Women’s basketball dominates Cal Poly in first triple-digit victory of the season

Senior guard Kiki Rice dribbles the ball. Rice paced the Bruins with 23 points in a season-high scoring night. (Leydi Cris Cobo Cordon/Daily Bruin senior staff)
Women’s basketball
| Cal Poly | 28 |
| No. 4 UCLA | 115 |
By Una O'Farrell
Dec. 16, 2025 9:29 p.m.
This post was updated Dec. 16 at 9:48 p.m.
The rotation had been complete enough for the Bruins to win.
But it still had not been fully complete.
That changed Tuesday night when freshman forward Sienna Betts made her collegiate debut in No. 4 UCLA women’s basketball’s (10-1, 1-0 Big Ten) 115-28 win over Cal Poly (2-8, 0-2 Big West) at Pauley Pavilion. While the younger Betts logged just five points in her first appearance as a Bruin, her arrival coincided with another dominant showing from senior center Lauren Betts, who carried a large brunt of the offensive load with 20 points and 10 rebounds – good for her third double-double of the season.
After sitting out the season’s first 10 games with a lower leg injury, the younger Betts scored her first collegiate point at the free throw line. Her first assist had come just moments earlier, when Sienna Betts fed her sister in the paint. The sequence offered a brief glimpse into the pairing coach Cori Close has waited months to put on the floor.
“I just feel super jolly. I was just so happy to be on the court with her,” Lauren Betts said. “She’s done a lot of work, and I know that this process hasn’t been easy, but just to have that moment with her, this is something that we’ve grown up just dreaming about.”

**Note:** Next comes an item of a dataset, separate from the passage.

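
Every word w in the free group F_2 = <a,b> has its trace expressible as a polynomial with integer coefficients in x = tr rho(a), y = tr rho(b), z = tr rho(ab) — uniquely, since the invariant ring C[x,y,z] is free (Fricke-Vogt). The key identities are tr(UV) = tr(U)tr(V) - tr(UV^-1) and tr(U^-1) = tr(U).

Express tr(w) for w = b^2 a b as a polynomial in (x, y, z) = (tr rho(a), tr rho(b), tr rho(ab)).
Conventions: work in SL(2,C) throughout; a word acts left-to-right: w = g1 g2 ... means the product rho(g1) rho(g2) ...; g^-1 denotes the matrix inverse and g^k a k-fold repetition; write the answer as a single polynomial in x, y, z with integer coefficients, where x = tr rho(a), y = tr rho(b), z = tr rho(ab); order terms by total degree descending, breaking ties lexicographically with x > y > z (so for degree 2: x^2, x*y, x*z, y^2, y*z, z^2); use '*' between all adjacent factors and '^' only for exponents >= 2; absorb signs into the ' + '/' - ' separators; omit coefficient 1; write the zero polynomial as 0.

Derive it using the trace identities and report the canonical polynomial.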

The Bruins dominated on all fronts against the Mustangs, closing the second quarter on a 27-0 run to balloon their lead to 60-16. Cal Poly went scoreless for the final 7:30 of the half as the Bruins forced six turnovers and limited the Mustangs to just a single 3-pointer in the second quarter.
And UCLA’s control only deepened after halftime. By the end of the third quarter, the Bruins had stretched the margin to 91-21, pushing the game into historic territory before the final frame began. UCLA’s largest margin of victory remains a 97-point win over UC San Diego in 1975, but Tuesday’s gap had already surpassed most modern-era results – marking the team’s highest in the NCAA era.
“What we talk about is playing that standard throughout the entire 40 minutes of the game, not letting up based on the score, really using each opportunity to get better,” Rice said. “This is our second-to-last non-conference game, so when we come back after break, we’re going to be starting a new season, and we want to use every opportunity to prepare ourselves and get better.”
The margin allowed UCLA to use its depth extensively. Five Bruins logged double digit scoring, headlined by senior guard Kiki Rice and Lauren Betts, who posted 23 and 20 points, respectively.
And the expanded rotation – including a season-high nine minutes from freshman guard Christina Karamouzi – never affected efficiency, as the Bruins maintained a 43.3% clip from beyond the arc after outscoring the Mustangs by over 15 points each quarter.
“We just really want to win together. I think we realized throughout the season that we play at our best and at our highest level when we share the ball,” Lauren Betts said. “Everyone’s done a really good job throughout the season making sure that they’re committed to doing what they need to do for this team.”
While Lauren Betts anchored the interior, the Mustang’s attention on guarding the 6-foot-7 center opened the floor for UCLA’s guards, and graduate student guard Gianna Kneepkens finished with 19 points, five assists and six steals while graduate student guard Charlisse Leger-Walker added seven assists and four steals of her own.

And Sienna Betts wasn’t the only true freshman to etch their mark on the scoreboard Tuesday night. Karamouzi also found herself behind the free throw line to score her first point as a Bruin.
Close’s squad limited the Mustangs to single-digit scoring across the second, third and fourth quarters – a defensive effort that led to an 87-point differential, the largest since a win against Oregon State in 1976.
“Somebody asked, ‘What is the standard?’ The standards are championship standards,” Close said. “Is this what you’re going to want to be like in March, in April? March is happening now. Do not deceive yourself, you cannot miss opportunities.”
The victory marked UCLA’s first triple-digit scoring record of the season. The Bruins will face one more opponent at home in Long Beach State before tackling the remainder of conference play.